National Post (National Edition)
Bombardier dust-up highlights challenges
Continued from FP1
The issues at Bombardier began with complaints about executive compensation. The firm handed out raises to its top five executives after taking hundreds of millions of dollars in loans and other government funding, and following two rounds of layoffs affecting thousands of employees around the world.
The focus then landed on Beaudoin, whose family started Bombardier and continues to control the company through multiple voting shares. His role as executive chair was criticized because he occupied a role in management as well as leading the board. Institutional shareholders wanted a board chair who was independent of management and the controlling shareholder.
Over several days last week, pension funds including the Ontario Teachers’ Pension Plan Board, the Caisse de dépôt et Placement du Québec, and the Canada Pension Plan Investment Board lined up and declared they would withhold their votes for Beaudoin’s re-election to Bombardier’s board.

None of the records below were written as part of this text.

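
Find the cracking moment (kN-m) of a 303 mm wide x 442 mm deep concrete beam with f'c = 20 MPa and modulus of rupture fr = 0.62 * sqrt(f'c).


fr = 0.62 * sqrt(20) = 0.62 * 4.4721 = 2.7727 MPa
I = 303 * 442^3 / 12 = 2180359922.0 mm^4
y_t = 221.0 mm
M_cr = fr * I / y_t = 2.7727 * 2180359922.0 / 221.0 N-mm
= 27.3554 kN-m

27.3554 kN-m


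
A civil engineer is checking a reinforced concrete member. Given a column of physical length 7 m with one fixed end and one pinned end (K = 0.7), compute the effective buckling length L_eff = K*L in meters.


L_eff = K * L
= 0.7 * 7
= 4.9 m

4.9 m


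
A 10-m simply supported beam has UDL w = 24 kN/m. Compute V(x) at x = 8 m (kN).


R_A = w * L / 2 = 24 * 10 / 2 = 120.0 kN
V(x) = R_A - w * x = 120.0 - 24 * 8
= -72.0 kN

-72.0 kN


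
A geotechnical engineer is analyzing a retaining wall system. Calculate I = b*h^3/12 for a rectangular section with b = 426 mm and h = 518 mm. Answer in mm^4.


I = b * h^3 / 12
= 426 * 518^3 / 12
= 426 * 138991832 / 12
= 4934210036.0 mm^4

4934210036.0 mm^4


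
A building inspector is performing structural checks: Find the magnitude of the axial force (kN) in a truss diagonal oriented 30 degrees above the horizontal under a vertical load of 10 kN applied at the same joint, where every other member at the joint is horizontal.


At the joint, only the diagonal has a vertical component, so vertical equilibrium gives:
F * sin(30) = 10
F = 10 / sin(30)
= 10 / 0.5
= 20.0 kN

20.0 kN


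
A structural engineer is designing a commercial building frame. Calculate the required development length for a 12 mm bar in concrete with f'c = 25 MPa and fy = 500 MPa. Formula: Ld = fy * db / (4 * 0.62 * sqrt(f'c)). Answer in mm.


Ld = (fy * db) / (4 * 0.62 * sqrt(f'c))
= (500 * 12) / (4 * 0.62 * sqrt(25))
= 6000 / 12.4
= 483.87 mm

483.87 mm


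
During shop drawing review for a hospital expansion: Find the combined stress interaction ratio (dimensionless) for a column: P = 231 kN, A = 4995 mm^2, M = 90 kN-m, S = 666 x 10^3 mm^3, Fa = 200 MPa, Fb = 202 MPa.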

In a letter sent to Bombardier on May 8, Kim Thomassin, executive vice-president of legal affairs at the Caisse, said even though adjustments were made to the compensation plans, the pension fund would also vote against the company’s resolution on compensation because of concerns over the “lapse in governance” that led to the initial decisions.
Under public pressure, Beaudoin gave up his management role but he remained at the helm of the board, to which he was reelected Thursday.

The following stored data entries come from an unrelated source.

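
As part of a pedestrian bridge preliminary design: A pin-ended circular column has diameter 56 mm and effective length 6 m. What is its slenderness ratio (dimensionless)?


Radius of gyration r = d / 4 = 56 / 4 = 14.0 mm
L_eff = 6000.0 mm
Slenderness ratio = L / r = 6000.0 / 14.0 = 428.57 (dimensionless)

428.57 (dimensionless)


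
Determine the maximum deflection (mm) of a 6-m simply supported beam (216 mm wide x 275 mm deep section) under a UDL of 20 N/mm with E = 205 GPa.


I = 216 * 275^3 / 12 = 374343750.0 mm^4
L = 6000.0 mm, w = 20 N/mm, E = 205000.0 MPa
delta = 5 * w * L^4 / (384 * E * I)
= 5 * 20 * 6000.0^4 / (384 * 205000.0 * 374343750.0)
= 4.3979 mm

4.3979 mm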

Bombardier’s compensation resolution also passed.
But the company’s response to the activist stance was considered “a step in the right direction” by the institutional shareholders, as expressed by Caisse spokesperson Maxime Chagnon.
Shareholders are somewhat limited in what they can accomplish by voting down company resolutions — particularly when there is a majority shareholder, as is the case with Bombardier. Rejections of “say-on-pay” compensation votes aren’t necessarily binding on a board. And even Toronto Stock Exchange rules that compel a director to offer to step aside if investors withhold more than 50 per cent of votes needed for election don’t apply to majority-held companies.
Still, the CCGG, which counts the Caisse among its members, says institutional investors have a duty to engage with firms they invest in on behalf of their beneficiaries and clients. According to the organization’s new stewardship principles, this should include actively monitoring companies, collaborating with other institutional investors, and working with policy-makers, with a focus on long-term sustainable value. In the document to be published Monday, the CCGG urges institutional money managers to speak at shareholder meetings and submit proposals, even if they have to requisition a special meeting to address specific concerns.